Certas vezes, no desconhecimento do tempo, da ilusão

da possibilidade da pragmatização abstracta... da coesão,

penso nas lições que me davam os pensamentos, os sentimentos,

a existência ou o seu conhecimento: sou!

-Torna-se é o que foi, ou o anseio que vibra por um futuro nalgures;


Sou ritmo desarmónico em ouvidos alheios, inerte elo.

Acaricio a distância e o horizonte acolhe-me. Afasto-me da fonte?

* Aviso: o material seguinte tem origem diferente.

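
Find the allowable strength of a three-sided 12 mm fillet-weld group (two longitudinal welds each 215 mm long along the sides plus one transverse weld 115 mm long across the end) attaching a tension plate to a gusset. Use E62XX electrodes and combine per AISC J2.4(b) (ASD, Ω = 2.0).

E62XX → F_EXX = 620 MPa.
t_e = 0.707 × 12 = 8.484 mm.
R_nwl = 0.6 × 620 × 8.484 × 430 × 10⁻³ = 1357 kN (longitudinal, 2 welds).
R_nwt = 0.6 × 620 × 8.484 × 115 × 10⁻³ = 362.9 kN (transverse, base value).
(i) R_nwl + R_nwt = 1720 kN; (ii) 0.85 R_nwl + 1.5 R_nwt = 1698 kN.
R_n = max = 1720 kN [governs: (i)]; R_n/Ω = 860 kN.

R_n/Ω ≈ 860 kN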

Em versos sou livre e faz-se-me senda cada estrofe

cujas entrelinhas descrevem o nada que é então tudo.


Nas mesmas vezes, conheço a vida de cor e sufoca-me o todo

vazio de pensamentos, sentimentos e lições, segreda-me o mistério

que o tempo é sábio mas que a realidade é ilusória,

Que a tristeza é fruto do ritmo desarmónico, e que a treva porta?


E em vezes sem conta não sou! Lembro-me da inexistência

é mudo o seu som, indefinido o seu tom, incolor o seu olhar,

é indetectável a sua vibração, nela não há anseio e nem algures

há é o nada indecifrável pelo mistério.